The original need for f_o_m=active was IPoIB devices that cannot
change their MAC address. Those don't support VLANs, either, so
propagation to VLANs was not a consideration.
In your "real" SR-IOV sitation, is there something that
necessitates the use of fail_over_mac=active (I don't recall that SR-IOV
itself prohibits a VF from changing its MAC address), or is this being
done for other reasons?
-J
---
-Jay Vosburgh, jay.vosbu...@canonical.com
Hi Jay,
Thanks for your response.
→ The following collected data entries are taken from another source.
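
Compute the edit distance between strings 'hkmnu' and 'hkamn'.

Let D[i][j] be the edit distance between the first i characters of 'hkmnu' and the first j characters of 'hkamn', with D[i][0] = i, D[0][j] = j, and D[i][j] = D[i-1][j-1] if the characters match, else 1 + min(D[i-1][j], D[i][j-1], D[i-1][j-1]). Filling the table (rows: prefixes of 'hkmnu', columns: prefixes of 'hkamn'):
     ε  h  k  a  m  n
  ε  0  1  2  3  4  5
  h  1  0  1  2  3  4
  k  2  1  0  1  2  3
  m  3  2  1  1  1  2
  n  4  3  2  2  2  1
  u  5  4  3  3  3  2
The bottom-right entry gives D[5][5] = 2, so no sequence of fewer than 2 edits works. Backtracking through the table gives one optimal edit sequence (2 edits):
  hkmnu → hkamnu (ins a @3)
  hkamnu → hkamn (del u @6)
Edit distance = 2.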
I see in vlan.c the code you mentioned where
the VLAN interface receives the NETDEV_CHANGEADDR. And, after thinking
on it for a while it would probably be undesirable (or at least not so
useful) for a VLAN interface to follow the MAC of whatever interface
it's attached to in general.
However, with SR-IOV in our case the reason we are using the active
f_o_m policy is that the Intel NIC we are using implements anti-spoofing
rules which will cause any frames with the old MAC to appear as spoofed
and to be dropped. While it is possible to disable this feature, we are
deploying into a customer cloud where the customer has said they do not
want it turned off.
Our current plan is to work around this by instead creating the VLAN
interfaces directly on top of the VFs and then bonding each pair of
those, so that the MAC of each VLAN interface never needs to change.
The result feels perhaps less elegant but should work we think.
Since the original implementation of the active failover policy didn't
consider VLAN interfaces, would it be reasonable to extend it so that
when this policy is selected and there are VLAN interfaces on top of the
bond that those change as well (e.g. by adding a check in
vlan_sync_address())? If that's a reasonable proposal I may be
interested in taking a crack at a patch to submit.